As for breathing, Steve advised taking a breath just before the positive phase of the exercise, holding it and breathing out during the negative.
- Set the goal of each workout – it will focus you and adjust to the right way.
In addition to long-term goals, such as adding five kilograms in a press above your head, you must have a specific goal for each workout. Having a goal in the training will focus you and will adjust to perform specific tasks. You do not have to come to the gym and then come up with what you are going to do today, you need to know exactly what you are doing and what you want to achieve before you start.
The goal increases your focus and determination. The gym is not a place where you can wander aimlessly and hope for a chance. Steve believed that during training it is necessary to be totally concentrated.
- Do leg exercises at the end of the workout.
Performing heavy leg exercises, such as squatting with the bar, at the beginning of the workout, is a big mistake. Legs are your foundation and if they are exhausted from intensive training, then upper body training from this will suffer greatly.
To ensure uniform development of muscles and effectiveness of training, Steve believed in the need to combine exercises of opposing muscle groups.

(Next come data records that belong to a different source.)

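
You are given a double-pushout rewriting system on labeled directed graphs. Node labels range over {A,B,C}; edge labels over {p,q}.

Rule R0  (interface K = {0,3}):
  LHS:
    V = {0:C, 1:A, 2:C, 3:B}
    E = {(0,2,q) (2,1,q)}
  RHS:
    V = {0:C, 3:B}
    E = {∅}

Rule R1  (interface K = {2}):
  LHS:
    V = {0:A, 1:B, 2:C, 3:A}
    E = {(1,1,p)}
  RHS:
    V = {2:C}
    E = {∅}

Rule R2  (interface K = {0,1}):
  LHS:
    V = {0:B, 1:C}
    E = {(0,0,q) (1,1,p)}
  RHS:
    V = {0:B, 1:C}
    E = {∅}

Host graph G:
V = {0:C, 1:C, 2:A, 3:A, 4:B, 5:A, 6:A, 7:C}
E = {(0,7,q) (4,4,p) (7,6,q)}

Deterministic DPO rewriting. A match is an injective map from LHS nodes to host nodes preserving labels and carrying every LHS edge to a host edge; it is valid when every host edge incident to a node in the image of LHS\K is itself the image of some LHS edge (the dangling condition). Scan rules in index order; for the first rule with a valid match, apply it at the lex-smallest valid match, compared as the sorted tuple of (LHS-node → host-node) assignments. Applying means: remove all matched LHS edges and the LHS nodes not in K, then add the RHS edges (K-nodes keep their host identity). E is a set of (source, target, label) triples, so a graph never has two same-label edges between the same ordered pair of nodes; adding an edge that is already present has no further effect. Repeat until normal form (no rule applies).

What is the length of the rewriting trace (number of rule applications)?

Answer: 2

Derivation:
initial: |V|=8 |E|=3  E = 0-q->7 4-p->4 7-q->6
step 1: apply R0 at {0↦0, 1↦6, 2↦7, 3↦4}  → |V|=6 |E|=1  E = 4-p->4
step 2: apply R1 at {0↦2, 1↦4, 2↦0, 3↦3}  → |V|=3 |E|=0  E = ∅
halt: no rule applies after step 2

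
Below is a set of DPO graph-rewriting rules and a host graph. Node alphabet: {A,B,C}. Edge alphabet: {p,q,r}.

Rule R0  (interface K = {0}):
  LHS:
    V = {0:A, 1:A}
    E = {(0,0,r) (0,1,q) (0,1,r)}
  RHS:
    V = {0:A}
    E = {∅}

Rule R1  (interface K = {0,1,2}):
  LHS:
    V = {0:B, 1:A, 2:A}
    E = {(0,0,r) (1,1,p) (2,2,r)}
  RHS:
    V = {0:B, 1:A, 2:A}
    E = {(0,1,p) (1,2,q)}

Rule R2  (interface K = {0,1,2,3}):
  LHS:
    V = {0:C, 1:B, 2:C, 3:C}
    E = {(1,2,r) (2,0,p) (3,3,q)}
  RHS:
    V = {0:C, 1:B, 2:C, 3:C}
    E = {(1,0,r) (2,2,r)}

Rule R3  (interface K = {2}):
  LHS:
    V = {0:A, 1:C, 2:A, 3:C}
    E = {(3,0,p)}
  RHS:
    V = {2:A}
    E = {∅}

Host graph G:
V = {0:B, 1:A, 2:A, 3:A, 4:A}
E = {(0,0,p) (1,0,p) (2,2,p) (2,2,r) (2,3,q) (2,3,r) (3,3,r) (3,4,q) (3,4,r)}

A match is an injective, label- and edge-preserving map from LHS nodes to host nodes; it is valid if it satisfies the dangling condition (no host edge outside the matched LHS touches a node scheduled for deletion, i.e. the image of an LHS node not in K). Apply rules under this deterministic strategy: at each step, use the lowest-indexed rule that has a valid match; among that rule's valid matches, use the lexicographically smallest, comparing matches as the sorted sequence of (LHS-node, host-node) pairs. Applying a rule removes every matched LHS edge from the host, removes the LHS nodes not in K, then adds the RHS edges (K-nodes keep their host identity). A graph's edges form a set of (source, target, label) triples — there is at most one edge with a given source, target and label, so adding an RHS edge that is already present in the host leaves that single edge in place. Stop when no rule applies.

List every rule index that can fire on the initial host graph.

R0: 1 valid match — {0↦3, 1↦4}
R1: no valid match — LHS pattern not found
R2: no valid match — LHS pattern not found
R3: no valid match — LHS pattern not found

Answer: [R0]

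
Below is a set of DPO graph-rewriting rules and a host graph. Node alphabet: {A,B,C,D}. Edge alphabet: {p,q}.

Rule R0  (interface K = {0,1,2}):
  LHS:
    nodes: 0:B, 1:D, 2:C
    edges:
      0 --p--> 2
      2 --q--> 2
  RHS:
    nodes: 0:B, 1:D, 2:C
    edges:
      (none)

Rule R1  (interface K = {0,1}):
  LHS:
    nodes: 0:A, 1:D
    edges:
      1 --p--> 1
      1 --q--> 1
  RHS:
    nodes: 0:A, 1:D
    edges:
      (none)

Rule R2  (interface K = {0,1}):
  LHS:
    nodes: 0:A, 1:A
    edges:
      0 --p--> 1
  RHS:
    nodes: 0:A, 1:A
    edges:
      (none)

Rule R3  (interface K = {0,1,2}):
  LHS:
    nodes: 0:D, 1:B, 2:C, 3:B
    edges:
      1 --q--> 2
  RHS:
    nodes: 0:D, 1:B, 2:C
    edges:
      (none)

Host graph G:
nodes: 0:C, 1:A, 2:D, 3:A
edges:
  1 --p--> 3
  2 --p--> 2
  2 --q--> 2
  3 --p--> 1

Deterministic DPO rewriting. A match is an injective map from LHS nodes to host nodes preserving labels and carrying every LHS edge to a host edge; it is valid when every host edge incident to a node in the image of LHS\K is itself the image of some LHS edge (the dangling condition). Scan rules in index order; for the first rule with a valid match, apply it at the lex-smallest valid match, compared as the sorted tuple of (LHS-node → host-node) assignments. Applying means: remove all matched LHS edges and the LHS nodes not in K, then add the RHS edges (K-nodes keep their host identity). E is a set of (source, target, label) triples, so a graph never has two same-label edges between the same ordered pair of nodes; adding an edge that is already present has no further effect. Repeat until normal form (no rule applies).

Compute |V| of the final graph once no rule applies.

Answer: 4

Steps:
initial: |V|=4 |E|=4  E = 1-p->3 2-p->2 2-q->2 3-p->1
step 1: apply R1 at {0↦1, 1↦2}  → |V|=4 |E|=2  E = 1-p->3 3-p->1
step 2: apply R2 at {0↦1, 1↦3}  → |V|=4 |E|=1  E = 3-p->1
step 3: apply R2 at {0↦3, 1↦1}  → |V|=4 |E|=0  E = ∅
halt: no rule applies after step 3
NF nodes: {0:C, 1:A, 2:D, 3:A}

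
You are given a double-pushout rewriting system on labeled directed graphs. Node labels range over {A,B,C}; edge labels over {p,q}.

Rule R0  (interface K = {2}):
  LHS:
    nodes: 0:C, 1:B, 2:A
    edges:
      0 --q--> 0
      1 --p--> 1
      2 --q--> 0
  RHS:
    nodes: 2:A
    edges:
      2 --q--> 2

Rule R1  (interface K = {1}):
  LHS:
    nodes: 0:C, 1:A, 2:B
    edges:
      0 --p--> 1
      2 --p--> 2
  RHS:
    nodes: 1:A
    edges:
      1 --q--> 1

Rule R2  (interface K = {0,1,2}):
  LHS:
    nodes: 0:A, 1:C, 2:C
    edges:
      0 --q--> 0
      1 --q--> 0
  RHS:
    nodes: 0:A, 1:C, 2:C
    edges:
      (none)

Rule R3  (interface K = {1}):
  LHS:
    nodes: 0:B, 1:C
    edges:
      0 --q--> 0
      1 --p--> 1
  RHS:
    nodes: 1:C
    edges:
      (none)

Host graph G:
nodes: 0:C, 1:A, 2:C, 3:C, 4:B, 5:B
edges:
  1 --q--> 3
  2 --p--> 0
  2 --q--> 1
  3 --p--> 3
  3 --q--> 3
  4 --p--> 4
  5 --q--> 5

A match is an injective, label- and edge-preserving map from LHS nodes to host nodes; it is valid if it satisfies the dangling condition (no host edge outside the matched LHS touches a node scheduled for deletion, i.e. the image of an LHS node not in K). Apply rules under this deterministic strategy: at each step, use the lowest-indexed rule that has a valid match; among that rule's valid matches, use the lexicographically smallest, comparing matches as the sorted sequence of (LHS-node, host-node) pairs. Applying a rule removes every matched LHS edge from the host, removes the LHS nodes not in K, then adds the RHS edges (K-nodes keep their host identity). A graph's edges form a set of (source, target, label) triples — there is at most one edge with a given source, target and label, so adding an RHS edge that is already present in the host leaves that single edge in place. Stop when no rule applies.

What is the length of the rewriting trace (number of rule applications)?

Answer: 3

Rewrite trace:
start.  V:6 E:7  edges: 1-q->3 2-p->0 2-q->1 3-p->3 3-q->3 4-p->4 5-q->5
1. fire R3 via {0↦5, 1↦3}  →  V:5 E:5  edges: 1-q->3 2-p->0 2-q->1 3-q->3 4-p->4
2. fire R0 via {0↦3, 1↦4, 2↦1}  →  V:3 E:3  edges: 1-q->1 2-p->0 2-q->1
3. fire R2 via {0↦1, 1↦2, 2↦0}  →  V:3 E:1  edges: 2-p->0
normal form: no rule applies after step 3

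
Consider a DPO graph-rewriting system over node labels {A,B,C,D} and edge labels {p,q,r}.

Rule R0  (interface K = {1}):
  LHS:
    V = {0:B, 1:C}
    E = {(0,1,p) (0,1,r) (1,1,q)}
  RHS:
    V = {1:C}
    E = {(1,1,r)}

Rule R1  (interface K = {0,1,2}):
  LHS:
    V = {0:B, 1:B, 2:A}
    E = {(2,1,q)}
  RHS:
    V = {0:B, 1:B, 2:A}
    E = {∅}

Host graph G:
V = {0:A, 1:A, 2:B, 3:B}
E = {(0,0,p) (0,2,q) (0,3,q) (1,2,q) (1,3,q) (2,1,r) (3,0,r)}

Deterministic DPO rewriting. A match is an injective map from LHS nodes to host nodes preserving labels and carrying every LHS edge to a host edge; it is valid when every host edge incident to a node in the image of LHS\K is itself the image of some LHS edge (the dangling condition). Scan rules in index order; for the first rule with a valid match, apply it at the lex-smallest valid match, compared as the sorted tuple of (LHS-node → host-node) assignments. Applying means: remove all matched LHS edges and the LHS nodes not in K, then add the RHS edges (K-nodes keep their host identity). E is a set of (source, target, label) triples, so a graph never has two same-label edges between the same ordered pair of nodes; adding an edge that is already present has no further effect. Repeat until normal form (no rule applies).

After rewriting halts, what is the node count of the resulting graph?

initial: |V|=4 |E|=7  E = 0-p->0 0-q->2 0-q->3 1-q->2 1-q->3 2-r->1 3-r->0
step 1: apply R1 at {0↦2, 1↦3, 2↦0}  → |V|=4 |E|=6  E = 0-p->0 0-q->2 1-q->2 1-q->3 2-r->1 3-r->0
step 2: apply R1 at {0↦2, 1↦3, 2↦1}  → |V|=4 |E|=5  E = 0-p->0 0-q->2 1-q->2 2-r->1 3-r->0
step 3: apply R1 at {0↦3, 1↦2, 2↦0}  → |V|=4 |E|=4  E = 0-p->0 1-q->2 2-r->1 3-r->0
step 4: apply R1 at {0↦3, 1↦2, 2↦1}  → |V|=4 |E|=3  E = 0-p->0 2-r->1 3-r->0
normal form: no rule applies after step 4
NF nodes: {0:A, 1:A, 2:B, 3:B}

Answer: 4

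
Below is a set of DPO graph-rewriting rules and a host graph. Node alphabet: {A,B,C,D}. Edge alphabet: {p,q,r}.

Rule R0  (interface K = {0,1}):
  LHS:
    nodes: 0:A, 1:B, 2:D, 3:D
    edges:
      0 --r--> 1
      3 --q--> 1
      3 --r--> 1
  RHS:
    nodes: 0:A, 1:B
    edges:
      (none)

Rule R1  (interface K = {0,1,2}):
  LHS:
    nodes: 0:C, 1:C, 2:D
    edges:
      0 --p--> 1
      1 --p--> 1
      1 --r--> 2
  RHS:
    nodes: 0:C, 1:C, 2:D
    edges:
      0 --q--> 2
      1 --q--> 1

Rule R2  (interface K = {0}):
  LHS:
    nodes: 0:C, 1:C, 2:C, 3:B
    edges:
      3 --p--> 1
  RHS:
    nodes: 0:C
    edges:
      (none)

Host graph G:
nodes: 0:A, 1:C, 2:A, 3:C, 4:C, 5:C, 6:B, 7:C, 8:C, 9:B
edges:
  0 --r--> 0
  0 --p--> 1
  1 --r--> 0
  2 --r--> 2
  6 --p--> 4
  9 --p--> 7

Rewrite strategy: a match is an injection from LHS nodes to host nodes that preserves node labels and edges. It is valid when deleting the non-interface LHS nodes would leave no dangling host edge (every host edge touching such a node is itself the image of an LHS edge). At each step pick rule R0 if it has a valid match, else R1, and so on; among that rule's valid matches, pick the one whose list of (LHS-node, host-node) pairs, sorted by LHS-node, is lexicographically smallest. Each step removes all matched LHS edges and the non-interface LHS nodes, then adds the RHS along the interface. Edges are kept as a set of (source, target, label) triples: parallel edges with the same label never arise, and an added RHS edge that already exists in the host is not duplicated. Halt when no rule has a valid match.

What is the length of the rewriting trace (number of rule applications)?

initial: |V|=10 |E|=6  E = 0-r->0 0-p->1 1-r->0 2-r->2 6-p->4 9-p->7
step 1: apply R2 at {0↦1, 1↦4, 2↦3, 3↦6}  → |V|=7 |E|=5  E = 0-r->0 0-p->1 1-r->0 2-r->2 9-p->7
step 2: apply R2 at {0↦1, 1↦7, 2↦5, 3↦9}  → |V|=4 |E|=4  E = 0-r->0 0-p->1 1-r->0 2-r->2
halt: no rule applies after step 2

Answer: 2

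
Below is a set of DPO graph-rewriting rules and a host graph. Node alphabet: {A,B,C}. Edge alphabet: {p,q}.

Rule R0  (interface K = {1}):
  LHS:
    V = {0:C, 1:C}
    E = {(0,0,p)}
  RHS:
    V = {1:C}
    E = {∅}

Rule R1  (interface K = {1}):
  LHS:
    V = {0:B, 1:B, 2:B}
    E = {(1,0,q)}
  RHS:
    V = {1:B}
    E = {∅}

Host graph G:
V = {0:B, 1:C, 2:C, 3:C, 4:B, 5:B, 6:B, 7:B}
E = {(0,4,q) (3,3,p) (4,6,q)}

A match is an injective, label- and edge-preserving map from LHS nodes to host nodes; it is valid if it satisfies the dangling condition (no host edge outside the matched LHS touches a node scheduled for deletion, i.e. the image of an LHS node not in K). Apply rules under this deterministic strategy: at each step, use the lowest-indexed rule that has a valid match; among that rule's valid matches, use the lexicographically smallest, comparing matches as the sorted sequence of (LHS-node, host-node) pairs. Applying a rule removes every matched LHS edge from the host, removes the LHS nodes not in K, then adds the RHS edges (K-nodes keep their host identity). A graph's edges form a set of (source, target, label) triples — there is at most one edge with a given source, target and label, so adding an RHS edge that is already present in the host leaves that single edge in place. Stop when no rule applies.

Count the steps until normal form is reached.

[0] host  ⇒  8 nodes, 3 edges  {0-q->4 3-p->3 4-q->6}
[1] R0 @ {0↦3, 1↦1}  ⇒  7 nodes, 2 edges  {0-q->4 4-q->6}
[2] R1 @ {0↦6, 1↦4, 2↦5}  ⇒  5 nodes, 1 edges  {0-q->4}
[3] R1 @ {0↦4, 1↦0, 2↦7}  ⇒  3 nodes, 0 edges  {∅}
halt: no rule applies after step 3

Answer: 3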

In other words, make a series of bar lifts on the biceps, rest for a minute, then do the triceps exercise. You take a minute to rest and go back to the biceps lifting. Continue until all the sets are finished.
- Sets, repetitions and breaks are determined by your goal.
If your main goal is strength, do 2-3 repetitions in 5-6 sets. Take breaks up to five minutes between each set. If your goal is strength and volume, do 5-6 reps in 5-6 sets with interruptions of two or three minutes.
For maximum muscle growth, use the maximum weight that you can lift in 8-12 repetitions and with 45-second breaks between each set. The only exercises that Steve taught differently were the shin and the press: 20-25 reps per set.
- Train deep breathing.
Steve believed that deep breathing gives the circulatory system more oxygen, and also increases the amount of the adrenaline hormone. Adrenaline is a natural stimulant that improves well-being and fills you with energy.
- Stretching is important, but do not overdo it.
While increased flexibility can reduce the risk of injury, too much flexibility will make the joints unstable and vulnerable to injury. Yes, flexibility training, like any form of training, should be done.
- Walking is the key to physical and psychological health.
Steve advised to start training with walking, to start half a mile in eight minutes. Regarding frequency, Steve recommended walking four times a week for 30 minutes, passing 2-3 miles.
- The daily diet should contain 60% carbohydrates, 20% protein and 20% fat.
Steve did not follow any complex eating regimens. His consumption of carbohydrates would be condemned in today’s society of adherents of low-carb diets. However, you cannot challenge Steve’s results with this. In addition, the amount of protein consumed by him was far from the recommended by many magazines on bodybuilding today four grams per kilogram of body weight.
Another difference is that Steve ate three meals a day. Steve believed in the need for eating the right foods and limiting sugar and white flour.